Q: "Is blackstrap molasses the only molasses available in New Zealand? If a recipe calls for molasses, is there a way to tell which kind is called for based on other clues from the recipe?"Mary
A: Nutritionist Bronwen King responds:
"From my research, blackstrap molasses is certainly the most prominent molasses in New Zealand, if not the only one. There are different varieties however, which explains the reason it is listed differently in recipes, particularly those coming from the US.
Molasses is made from the juice of sugar cane and is a by-product of sugar production. Sugar cane juice is boiled and concentrated which promotes the crystallization of sugar. The results of first boiling and removal of sugar crystals is first molasses (also called "light" or "mild" molasses) which has the highest sugar content of all molasses (because a lot of sugar is still in the syrup). Second molasses (or dark molasses) is produced from a second boiling and extraction of sugar crystals. This is less sweet and has a darker colour than first molasses. Blackstrap molasses is the product of a third boiling; it has less sugar, a slightly bitter flavour and a very dark colour. It also contains significant amounts of vitamins and minerals, particularly calcium, magnesium, potassium and iron so it is more nutritious than mild or dark molasses.

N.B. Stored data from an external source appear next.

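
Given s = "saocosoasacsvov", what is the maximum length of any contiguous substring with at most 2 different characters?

Extend right; when distinct count exceeds 2, shrink from the left:
[s] 1 distinct, len 1
[s, a] 2 distinct, len 2
[a, o] 2 distinct, len 2
[o, c] 2 distinct, len 2
[o, c, o] 2 distinct, len 3
[o, s] 2 distinct, len 2
[o, s, o] 2 distinct, len 3
[o, a] 2 distinct, len 2
[a, s] 2 distinct, len 2
[a, s, a] 2 distinct, len 3
[a, c] 2 distinct, len 2
[c, s] 2 distinct, len 2
[s, v] 2 distinct, len 2
[v, o] 2 distinct, len 2
[v, o, v] 2 distinct, len 3
Longest length with ≤2 distinct: 3.

3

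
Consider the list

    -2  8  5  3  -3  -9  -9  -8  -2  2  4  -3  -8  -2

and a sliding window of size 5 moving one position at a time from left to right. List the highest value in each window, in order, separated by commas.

8, 8, 5, 3, -2, 2, 4, 4, 4, 4

(-2, 8, 5, 3, -3) → max 8
(8, 5, 3, -3, -9) → max 8
(5, 3, -3, -9, -9) → max 5
(3, -3, -9, -9, -8) → max 3
(-3, -9, -9, -8, -2) → max -2
(-9, -9, -8, -2, 2) → max 2
(-9, -8, -2, 2, 4) → max 4
(-8, -2, 2, 4, -3) → max 4
(-2, 2, 4, -3, -8) → max 4
(2, 4, -3, -8, -2) → max 4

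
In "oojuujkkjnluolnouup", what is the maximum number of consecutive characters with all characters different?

6

[o] len 1
[o] len 1
[o, j] len 2
[o, j, u] len 3
[u] len 1
[u, j] len 2
[u, j, k] len 3
[k] len 1
[k, j] len 2
[k, j, n] len 3
[k, j, n, l] len 4
[k, j, n, l, u] len 5
[k, j, n, l, u, o] len 6
[u, o, l] len 3
[u, o, l, n] len 4
[l, n, o] len 3
[l, n, o, u] len 4
[u] len 1
[u, p] len 2
Longest all-distinct length: 6.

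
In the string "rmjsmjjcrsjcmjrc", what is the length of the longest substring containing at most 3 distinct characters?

[r] 1 distinct, len 1
[r, m] 2 distinct, len 2
[r, m, j] 3 distinct, len 3
[m, j, s] 3 distinct, len 3
[m, j, s, m] 3 distinct, len 4
[m, j, s, m, j] 3 distinct, len 5
[m, j, s, m, j, j] 3 distinct, len 6
[m, j, j, c] 3 distinct, len 4
[j, j, c, r] 3 distinct, len 4
[c, r, s] 3 distinct, len 3
[r, s, j] 3 distinct, len 3
[s, j, c] 3 distinct, len 3
[j, c, m] 3 distinct, len 3
[j, c, m, j] 3 distinct, len 4
[m, j, r] 3 distinct, len 3
[j, r, c] 3 distinct, len 3
Longest length with ≤3 distinct: 6.

6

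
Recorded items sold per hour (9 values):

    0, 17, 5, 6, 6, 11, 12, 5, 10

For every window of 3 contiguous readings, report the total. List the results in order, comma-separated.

22, 28, 17, 23, 29, 28, 27

(0, 17, 5) → sum 22
(17, 5, 6) → sum 28
(5, 6, 6) → sum 17
(6, 6, 11) → sum 23
(6, 11, 12) → sum 29
(11, 12, 5) → sum 28
(12, 5, 10) → sum 27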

Molasses may also be "sulphured" or "unsulphured" depending on whether sulphur dioxide has been used in the sugar extraction process.
Since blackstrap molasses is the main form available here, New Zealand recipes calling for molasses will be referring to blackstrap molasses. For recipes specifying first or second molasses I suggest the following: use golden syrup in any recipe that calls for mild (first) molasses and treacle instead of dark (second) molasses. Remember, blackstrap molasses will give a strong flavour to food so is best used in strongly flavoured goods such as gingerbread, rye breads and home made baked beans. If you want a milder flavour, use treacle or golden syrup in the same quantities as suggested for molasses."